Friday, May 21, 2010

Common Estate Planning Myths

In my over two decades of practicing law, I have heard the same estate planning myths repeated time and time again. Here are some of the most common misconceptions:

1. The surviving spouse automatically assumes ownership of the deceased spouse’s assets – many people believe that by the mere existence of a marriage, the surviving spouse inherits the deceased spouse’s individually owned assets upon the spouse’s death. Unfortunately, the law makes no exception for a surviving spouse. If assets are owned only in one spouse’s name, upon that spouse’s death his or her estate will need to be administered via a probate proceeding. If the decedent had a will, the assets will pass as directed under the will (typically to the surviving spouse). If there is no will, then the deceased spouse’s individually owned assets will pass under the state’s intestacy rules. In New York, if a person dies with no will leaving a spouse and children, then the bulk of the deceased spouse’s assets will pass as follows: fifty percent to the surviving spouse, and fifty percent among the deceased spouse’s children –a result that few married couples desire.

2. It is too late to protect your assets if you are in (or about to enter) a nursing home – It is commonly believed that a person already in, or about to enter, a nursing home must “spend down” all their assets before becoming eligible for nursing home Medicaid coverage. In reality, even in such a “crisis” situation fifty percent or more of the Medicaid applicant’s assets can typically be preserved.

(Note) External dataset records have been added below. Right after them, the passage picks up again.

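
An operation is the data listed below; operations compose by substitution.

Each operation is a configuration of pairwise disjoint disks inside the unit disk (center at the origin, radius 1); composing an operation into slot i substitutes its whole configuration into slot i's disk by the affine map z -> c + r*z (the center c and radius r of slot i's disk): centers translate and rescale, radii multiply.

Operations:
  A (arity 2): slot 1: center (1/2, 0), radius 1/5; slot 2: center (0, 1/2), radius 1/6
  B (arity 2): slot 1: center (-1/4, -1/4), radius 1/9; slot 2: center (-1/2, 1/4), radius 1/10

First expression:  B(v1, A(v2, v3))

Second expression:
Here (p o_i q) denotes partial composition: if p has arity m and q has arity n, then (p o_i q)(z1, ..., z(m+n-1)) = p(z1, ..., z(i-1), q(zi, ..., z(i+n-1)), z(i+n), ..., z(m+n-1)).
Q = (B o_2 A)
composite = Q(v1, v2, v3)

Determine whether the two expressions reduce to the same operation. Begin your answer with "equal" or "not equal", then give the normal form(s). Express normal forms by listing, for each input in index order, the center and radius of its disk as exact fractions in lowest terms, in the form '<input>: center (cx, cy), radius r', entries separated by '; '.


equal; both compose to v1: center (-1/4, -1/4), radius 1/9; v2: center (-9/20, 1/4), radius 1/50; v3: center (-1/2, 3/10), radius 1/60

Reducing the first expression gives v1: center (-1/4, -1/4), radius 1/9; v2: center (-9/20, 1/4), radius 1/50; v3: center (-1/2, 3/10), radius 1/60
Reducing the second expression gives v1: center (-1/4, -1/4), radius 1/9; v2: center (-9/20, 1/4), radius 1/50; v3: center (-1/2, 3/10), radius 1/60
One common form — equal.


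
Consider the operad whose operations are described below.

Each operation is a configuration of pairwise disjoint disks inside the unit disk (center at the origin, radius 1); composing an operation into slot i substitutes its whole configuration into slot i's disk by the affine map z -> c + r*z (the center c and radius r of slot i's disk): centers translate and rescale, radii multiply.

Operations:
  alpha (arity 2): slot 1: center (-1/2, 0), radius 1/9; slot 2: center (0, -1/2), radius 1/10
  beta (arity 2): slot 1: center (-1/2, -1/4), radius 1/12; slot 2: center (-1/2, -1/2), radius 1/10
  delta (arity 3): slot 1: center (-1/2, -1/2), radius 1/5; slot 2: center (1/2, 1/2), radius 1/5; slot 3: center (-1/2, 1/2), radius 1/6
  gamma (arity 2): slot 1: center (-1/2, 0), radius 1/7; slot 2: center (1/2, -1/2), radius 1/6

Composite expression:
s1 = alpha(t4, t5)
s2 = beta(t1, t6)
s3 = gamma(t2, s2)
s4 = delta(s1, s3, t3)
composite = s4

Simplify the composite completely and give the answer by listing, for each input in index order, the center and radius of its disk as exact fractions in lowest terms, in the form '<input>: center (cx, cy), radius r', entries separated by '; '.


Each t-disk chains the slot maps above it in delta; radii multiply.
tracing t4 down its 2-map path: center (-3/5, -1/2), radius 1/45
tracing t5 down its 2-map path: center (-1/2, -3/5), radius 1/50
tracing t2 down its 2-map path: center (2/5, 1/2), radius 1/35
tracing t1 down its 3-map path: center (7/12, 47/120), radius 1/360
tracing t6 down its 3-map path: center (7/12, 23/60), radius 1/300
tracing t3 down its 1-map path: center (-1/2, 1/2), radius 1/6

t1: center (7/12, 47/120), radius 1/360; t2: center (2/5, 1/2), radius 1/35; t3: center (-1/2, 1/2), radius 1/6; t4: center (-3/5, -1/2), radius 1/45; t5: center (-1/2, -3/5), radius 1/50; t6: center (7/12, 23/60), radius 1/300


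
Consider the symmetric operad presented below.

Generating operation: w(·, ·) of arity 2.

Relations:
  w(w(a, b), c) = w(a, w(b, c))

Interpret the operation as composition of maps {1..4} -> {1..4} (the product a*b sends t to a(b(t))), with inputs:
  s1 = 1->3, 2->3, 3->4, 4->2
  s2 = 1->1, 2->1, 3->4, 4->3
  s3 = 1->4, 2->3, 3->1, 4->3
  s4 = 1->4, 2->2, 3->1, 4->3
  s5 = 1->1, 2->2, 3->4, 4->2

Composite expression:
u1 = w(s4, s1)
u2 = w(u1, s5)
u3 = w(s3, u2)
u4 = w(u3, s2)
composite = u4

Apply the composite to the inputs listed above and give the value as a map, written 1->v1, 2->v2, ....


w(s4, s1) = 1->1, 2->1, 3->3, 4->2
w(w(s4, s1), s5) = 1->1, 2->1, 3->2, 4->1
w(s3, w(w(s4, s1), s5)) = 1->4, 2->4, 3->3, 4->4
w(w(s3, w(w(s4, s1), s5)), s2) = 1->4, 2->4, 3->4, 4->3

1->4, 2->4, 3->4, 4->3


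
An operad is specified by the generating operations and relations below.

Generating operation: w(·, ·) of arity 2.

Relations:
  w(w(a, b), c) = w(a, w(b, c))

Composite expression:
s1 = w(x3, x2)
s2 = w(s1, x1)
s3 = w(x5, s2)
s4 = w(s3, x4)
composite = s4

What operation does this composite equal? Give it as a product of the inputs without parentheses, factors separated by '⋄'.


All parenthesizations of w agree; list the x-inputs left to right.
w(x3, x2) spells out as x3 ⋄ x2
w(w(x3, x2), x1) spells out as x3 ⋄ x2 ⋄ x1
w(x5, w(w(x3, x2), x1)) spells out as x5 ⋄ x3 ⋄ x2 ⋄ x1
w(w(x5, w(w(x3, x2), x1)), x4) spells out as x5 ⋄ x3 ⋄ x2 ⋄ x1 ⋄ x4

x5 ⋄ x3 ⋄ x2 ⋄ x1 ⋄ x4


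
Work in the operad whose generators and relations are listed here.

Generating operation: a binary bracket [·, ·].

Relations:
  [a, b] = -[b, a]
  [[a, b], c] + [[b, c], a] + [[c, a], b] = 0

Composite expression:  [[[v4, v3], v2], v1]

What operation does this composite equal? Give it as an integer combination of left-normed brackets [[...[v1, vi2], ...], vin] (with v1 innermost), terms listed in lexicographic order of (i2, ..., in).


-[[[v1, v2], v3], v4] + [[[v1, v2], v4], v3] + [[[v1, v3], v4], v2] - [[[v1, v4], v3], v2]

Skip Jacobi rewriting: expand, keep v1-initial words, read off terms.
Composite bracket: [[[v4, v3], v2], v1]
Full expansion: 8 signed words from ab - ba (2^3 = 8).
Words beginning with v1 determine it all:
  the word v1v2v3v4 carries sign -1 and contributes -[[[v1, v2], v3], v4]
  the word v1v2v4v3 carries sign +1 and contributes +[[[v1, v2], v4], v3]
  the word v1v3v4v2 carries sign +1 and contributes +[[[v1, v3], v4], v2]
  the word v1v4v3v2 carries sign -1 and contributes -[[[v1, v4], v3], v2]


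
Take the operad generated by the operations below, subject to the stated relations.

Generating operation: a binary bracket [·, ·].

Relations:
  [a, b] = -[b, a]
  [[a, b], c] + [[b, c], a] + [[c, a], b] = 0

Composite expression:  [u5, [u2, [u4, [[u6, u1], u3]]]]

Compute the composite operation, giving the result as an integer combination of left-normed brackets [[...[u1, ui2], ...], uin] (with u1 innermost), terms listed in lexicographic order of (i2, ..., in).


[[[[[u1, u6], u3], u4], u2], u5]

A multilinear Lie element is pinned by u1-initial words (u1 innermost).
Composite bracket: [u5, [u2, [u4, [[u6, u1], u3]]]]
The bracket unfolds into 32 signed words via [a, b] = ab - ba (2^5 = 32).
Words beginning with u1 determine it all:
  from u1u6u3u4u2u5, sign +1: term +[[[[[u1, u6], u3], u4], u2], u5]


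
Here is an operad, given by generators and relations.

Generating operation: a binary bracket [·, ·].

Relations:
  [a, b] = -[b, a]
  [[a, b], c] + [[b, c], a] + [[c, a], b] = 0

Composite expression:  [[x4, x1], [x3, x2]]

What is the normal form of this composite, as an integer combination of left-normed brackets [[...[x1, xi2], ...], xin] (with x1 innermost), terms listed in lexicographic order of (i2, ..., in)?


Antisymmetry and Jacobi reduce to x1-anchored left-normed brackets.
Composite bracket: [[x4, x1], [x3, x2]]
Full expansion: 8 signed words from ab - ba (2^3 = 8).
Words beginning with x1 determine it all:
  x1x4x2x3 (sign +1) contributes +[[[x1, x4], x2], x3]
  x1x4x3x2 (sign -1) contributes -[[[x1, x4], x3], x2]

[[[x1, x4], x2], x3] - [[[x1, x4], x3], x2]


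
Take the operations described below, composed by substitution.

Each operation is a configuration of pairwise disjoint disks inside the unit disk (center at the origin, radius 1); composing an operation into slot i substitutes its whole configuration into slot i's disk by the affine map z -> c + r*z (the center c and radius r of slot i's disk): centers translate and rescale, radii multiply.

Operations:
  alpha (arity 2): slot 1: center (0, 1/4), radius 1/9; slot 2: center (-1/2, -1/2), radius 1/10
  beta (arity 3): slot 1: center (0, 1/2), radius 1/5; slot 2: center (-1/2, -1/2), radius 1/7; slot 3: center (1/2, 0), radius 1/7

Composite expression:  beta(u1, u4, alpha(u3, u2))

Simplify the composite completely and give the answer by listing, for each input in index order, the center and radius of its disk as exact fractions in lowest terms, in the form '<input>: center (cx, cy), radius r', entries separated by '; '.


u1: center (0, 1/2), radius 1/5; u2: center (3/7, -1/14), radius 1/70; u3: center (1/2, 1/28), radius 1/63; u4: center (-1/2, -1/2), radius 1/7

Affine substitution under beta: radii multiply and u-centers shift.
u1: after 1 affine step, its disk has center (0, 1/2), radius 1/5
u4: after 1 affine step, its disk has center (-1/2, -1/2), radius 1/7
u3: after 2 affine steps, its disk has center (1/2, 1/28), radius 1/63
u2: after 2 affine steps, its disk has center (3/7, -1/14), radius 1/70


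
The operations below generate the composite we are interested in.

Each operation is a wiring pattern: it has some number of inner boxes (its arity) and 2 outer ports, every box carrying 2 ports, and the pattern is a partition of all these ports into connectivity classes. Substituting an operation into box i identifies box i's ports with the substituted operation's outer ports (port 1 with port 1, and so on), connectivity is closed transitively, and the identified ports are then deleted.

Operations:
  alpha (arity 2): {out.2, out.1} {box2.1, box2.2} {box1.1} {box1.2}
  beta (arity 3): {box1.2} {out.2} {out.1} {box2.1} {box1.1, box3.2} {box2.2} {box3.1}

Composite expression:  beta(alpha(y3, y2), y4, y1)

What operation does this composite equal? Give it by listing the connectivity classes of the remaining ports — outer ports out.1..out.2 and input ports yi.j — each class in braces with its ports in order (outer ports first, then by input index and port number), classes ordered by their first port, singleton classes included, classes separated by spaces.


{out.1} {out.2} {y1.1} {y1.2} {y2.1, y2.2} {y3.1} {y3.2} {y4.1} {y4.2}

Substituting into beta glues patterns; closure does the rest.
through alpha, on inputs (y3, y2): {out.1, out.2} {y2.1, y2.2} {y3.1} {y3.2} (out.j = stage outer ports)
through beta, on inputs (y3, y2, y4, y1): {out.1} {out.2} {y1.1} {y1.2} {y2.1, y2.2} {y3.1} {y3.2} {y4.1} {y4.2} (out.j = stage outer ports)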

3. Gifts to any individual in excess of $13,000 per year will require the payment of gift tax – In addition to the $13,000 “annual exclusion” gifts that any individual may make to any other person (excluding a spouse, to whom unlimited gifts may be made), there is also a $1 million lifetime per person gift tax exemption. So, it is quite rare that anyone making gifts will ever actually have to pay a gift tax. For example, if a parent makes a $23,000 gift to a child, the first $13,000 of the gift would be applied against the annual exclusion amount. The remaining $10,000 portion of that gift would result in a $10,000 reduction of the parent’s $1 million lifetime gift exemption. If the parent had never utilized any portion of their lifetime gift exemption, then they would have $990,000 of that exemption remaining. The $10,000 portion of the gift in excess of the annual exclusion amount would be reported on a form 709 federal gift tax return, but no tax would be owed.

4. Life Insurance is “tax free” – In the vast majority of cases that I review, the insured under a life insurance policy is also the owner of that policy. In such a circumstance, when the insured dies, the death benefit will pass to the named beneficiaries’ income tax free. However, the entire death benefit will be includable in the insured’s estate, thereby rendering the death benefit subject to estate taxes. This rule applies even to term policies. For example, assume a New York resident who owns a $1.5 million term life insurance policy and $1.5 million in other assets were to die in 2011. Under current law, his estate would owe $945,000 in state in federal estate taxes. If instead the $1.5 million life insurance policy were owned in a “life insurance trust,” the total estate tax liability would be reduced to $210,000 – resulting in a tax savings of $735,000!